L’un des points les plus intéressants du débat concerne la définition même de la transparence. Dans la finance traditionnelle, la transparence passe par des règles, des rapports, des audits, des intermédiaires identifiés et une capacité du régulateur à obtenir des informations confidentielles. Dans la DeFi, elle repose davantage sur des données publiques et vérifiables par tous.

Ces deux modèles ne se recoupent pas parfaitement. Une adresse visible sur une blockchain ne correspond pas automatiquement à une personne identifiée. Une transaction publique ne dit pas toujours si elle résulte d’une stratégie légitime, d’une manipulation coordonnée ou d’un arbitrage complexe. L’analyse on-chain est puissante, mais elle ne remplace pas toujours les obligations de connaissance client et les pouvoirs d’enquête.

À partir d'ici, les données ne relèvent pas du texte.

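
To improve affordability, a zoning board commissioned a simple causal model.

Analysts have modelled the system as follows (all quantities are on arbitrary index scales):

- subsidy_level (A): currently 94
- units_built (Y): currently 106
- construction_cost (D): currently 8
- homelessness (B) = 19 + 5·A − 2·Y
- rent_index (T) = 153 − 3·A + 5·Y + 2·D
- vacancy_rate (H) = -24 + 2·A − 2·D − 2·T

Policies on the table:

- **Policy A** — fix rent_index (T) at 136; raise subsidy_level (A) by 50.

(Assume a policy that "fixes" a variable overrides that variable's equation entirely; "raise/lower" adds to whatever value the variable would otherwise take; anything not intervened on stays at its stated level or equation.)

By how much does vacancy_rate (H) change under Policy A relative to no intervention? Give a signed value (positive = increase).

Baseline:
  A = 94
  Y = 106
  D = 8
  T = 153 − 3·94 + 5·106 + 2·8 = 417
  H = -24 + 2·94 − 2·8 − 2·417 = -686
Policy A (T := 136, A + 50):
  A = 94 + 50 = 144
  Y = 106
  D = 8
  T = 136
  H = -24 + 2·144 − 2·8 − 2·136 = -24
Change in H: -24 − (-686) = 662

662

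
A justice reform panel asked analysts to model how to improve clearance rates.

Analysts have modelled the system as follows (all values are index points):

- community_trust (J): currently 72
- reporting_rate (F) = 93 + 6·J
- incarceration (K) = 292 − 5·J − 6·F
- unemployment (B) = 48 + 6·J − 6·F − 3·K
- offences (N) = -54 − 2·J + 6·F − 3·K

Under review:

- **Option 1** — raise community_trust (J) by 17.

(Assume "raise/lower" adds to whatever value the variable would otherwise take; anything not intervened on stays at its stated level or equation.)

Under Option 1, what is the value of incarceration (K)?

-3915

Option 1 (J + 17):
  J = 72 + 17 = 89
  F = 93 + 6·89 = 627
  K = 292 − 5·89 − 6·627 = -3915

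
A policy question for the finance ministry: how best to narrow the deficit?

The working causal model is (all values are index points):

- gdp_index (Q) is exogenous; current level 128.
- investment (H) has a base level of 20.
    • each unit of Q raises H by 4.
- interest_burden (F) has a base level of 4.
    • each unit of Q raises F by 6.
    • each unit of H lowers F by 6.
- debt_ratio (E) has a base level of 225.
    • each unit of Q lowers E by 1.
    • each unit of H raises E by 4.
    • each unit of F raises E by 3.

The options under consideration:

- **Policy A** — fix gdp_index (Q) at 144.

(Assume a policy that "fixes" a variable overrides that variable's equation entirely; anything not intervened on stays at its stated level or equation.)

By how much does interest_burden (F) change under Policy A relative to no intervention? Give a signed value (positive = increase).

Baseline:
  Q = 128
  H = 20 + 4·128 = 532
  F = 4 + 6·128 − 6·532 = -2420
Policy A (Q := 144):
  Q = 144
  H = 20 + 4·144 = 596
  F = 4 + 6·144 − 6·596 = -2708
Change in F: -2708 − (-2420) = -288

-288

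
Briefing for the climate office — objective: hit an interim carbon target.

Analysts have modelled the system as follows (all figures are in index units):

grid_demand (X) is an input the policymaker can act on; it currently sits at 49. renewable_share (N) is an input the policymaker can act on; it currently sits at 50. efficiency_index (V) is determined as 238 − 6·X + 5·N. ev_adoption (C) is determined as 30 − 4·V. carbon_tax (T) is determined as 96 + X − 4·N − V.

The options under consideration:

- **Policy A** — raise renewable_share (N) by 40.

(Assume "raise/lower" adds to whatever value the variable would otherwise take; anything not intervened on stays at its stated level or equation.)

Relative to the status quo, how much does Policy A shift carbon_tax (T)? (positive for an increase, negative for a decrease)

-360

Baseline:
  X = 49
  N = 50
  V = 238 − 6·49 + 5·50 = 194
  T = 96 + 49 − 4·50 − 194 = -249
Policy A (N + 40):
  X = 49
  N = 50 + 40 = 90
  V = 238 − 6·49 + 5·90 = 394
  T = 96 + 49 − 4·90 − 394 = -609
Change in T: -609 − (-249) = -360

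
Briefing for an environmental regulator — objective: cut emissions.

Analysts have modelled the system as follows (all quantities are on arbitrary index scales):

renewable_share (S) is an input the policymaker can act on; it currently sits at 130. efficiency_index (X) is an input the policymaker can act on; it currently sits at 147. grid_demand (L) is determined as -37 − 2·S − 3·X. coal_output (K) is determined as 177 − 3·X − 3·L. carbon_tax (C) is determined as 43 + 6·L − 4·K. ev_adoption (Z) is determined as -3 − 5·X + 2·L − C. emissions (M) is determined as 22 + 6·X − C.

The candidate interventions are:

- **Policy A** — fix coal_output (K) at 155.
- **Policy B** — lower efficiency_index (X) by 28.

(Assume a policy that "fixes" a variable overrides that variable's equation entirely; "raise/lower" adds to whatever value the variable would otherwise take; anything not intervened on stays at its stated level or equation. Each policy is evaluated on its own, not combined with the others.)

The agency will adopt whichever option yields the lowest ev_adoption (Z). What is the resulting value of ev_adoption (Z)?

2791

Policy A (K := 155):
  S = 130
  X = 147
  L = -37 − 2·130 − 3·147 = -738
  K = 155
  C = 43 + 6·(-738) − 4·155 = -5005
  Z = -3 − 5·147 + 2·(-738) − (-5005) = 2791
Policy B (X − 28):
  S = 130
  X = 147 − 28 = 119
  L = -37 − 2·130 − 3·119 = -654
  K = 177 − 3·119 − 3·(-654) = 1782
  C = 43 + 6·(-654) − 4·1782 = -11009
  Z = -3 − 5·119 + 2·(-654) − (-11009) = 9103
Comparing — Policy A: Z=2791, Policy B: Z=9103. Lowest is 2791 (Policy A).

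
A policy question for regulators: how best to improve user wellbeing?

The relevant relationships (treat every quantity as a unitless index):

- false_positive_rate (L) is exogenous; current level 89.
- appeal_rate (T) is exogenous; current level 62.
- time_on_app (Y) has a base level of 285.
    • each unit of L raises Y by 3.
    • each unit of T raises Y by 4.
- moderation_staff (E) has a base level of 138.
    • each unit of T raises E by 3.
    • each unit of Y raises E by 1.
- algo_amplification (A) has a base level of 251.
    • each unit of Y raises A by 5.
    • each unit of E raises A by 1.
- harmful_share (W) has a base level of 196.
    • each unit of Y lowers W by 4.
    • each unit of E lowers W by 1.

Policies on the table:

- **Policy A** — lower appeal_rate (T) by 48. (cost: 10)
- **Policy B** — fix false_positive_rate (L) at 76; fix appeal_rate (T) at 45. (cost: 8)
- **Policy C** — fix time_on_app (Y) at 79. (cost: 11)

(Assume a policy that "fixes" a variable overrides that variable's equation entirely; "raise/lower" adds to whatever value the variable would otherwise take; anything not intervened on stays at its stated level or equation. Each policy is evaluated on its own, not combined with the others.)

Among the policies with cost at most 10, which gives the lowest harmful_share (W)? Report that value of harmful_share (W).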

À l’inverse, les marchés traditionnels ne sont pas toujours aussi transparents qu’ils le prétendent pour le public. Beaucoup d’informations clés restent accessibles uniquement aux opérateurs, aux chambres de compensation ou aux régulateurs. L’argument d’Hyperliquid consiste donc à dire que l’on-chain peut améliorer la surveillance, même si elle ne résout pas tout.

Un test pour les règles américaines sur la DeFi

Le cas Hyperliquid pourrait devenir un test important pour la future approche américaine des dérivés décentralisés. Les autorités devront choisir entre plusieurs options : exiger un enregistrement complet, créer un régime spécifique pour les protocoles on-chain, cibler les interfaces accessibles aux Américains, renforcer la surveillance des points d’entrée fiat-crypto, ou combiner plusieurs leviers.

Chaque approche comporte des limites. Un encadrement trop strict peut pousser l’activité vers des juridictions moins coopératives. Un cadre trop souple peut créer un avantage réglementaire pour les plateformes on-chain par rapport aux acteurs enregistrés. Un régime spécifique, lui, demanderait de définir précisément qui est responsable lorsqu’une infrastructure est distribuée.

Pour les utilisateurs, l’enjeu est concret. Les perps on-chain promettent plus d’accès, plus de liquidité et une expérience de marché continue. Mais ils exposent aussi à des risques élevés : levier, volatilité, liquidations, bugs, gouvernance technique, absence de recours et incertitude réglementaire.

Une bataille narrative pour l’avenir des marchés

Le débat entre Hyperliquid, ICE, CME et la CFTC montre que la DeFi n’est plus seulement un sujet d’expérimentation crypto. Elle entre désormais en collision avec les infrastructures financières historiques. Tant que les volumes restaient marginaux, les acteurs traditionnels pouvaient observer de loin. Avec la montée des plateformes de perps on-chain, la concurrence devient plus directe.

Hyperliquid veut présenter son modèle comme une amélioration : marchés plus ouverts, transparence en temps réel, efficacité du trading continu et surveillance renforcée par les données publiques. Les bourses historiques insistent plutôt sur les risques : manipulation, absence d’enregistrement, anonymat, sanctions et impact potentiel sur les prix de référence.

La suite dépendra de la réponse des régulateurs américains. S’ils parviennent à reconnaître les bénéfices de la transparence on-chain tout en imposant des garde-fous crédibles, le marché pourrait entrer dans une phase plus mature. S’ils choisissent une approche purement répressive ou, au contraire, trop permissive, le conflit entre finance traditionnelle et DeFi risque de s’intensifier.

Note éditoriale : cet article est une synthèse journalistique et pédagogique d’informations publiques sur Hyperliquid, les contrats perpétuels on-chain, ICE, CME et le cadre CFTC. Il ne constitue pas un conseil financier, juridique ou d’investissement. Les produits dérivés et le trading avec levier comportent un risque élevé de perte.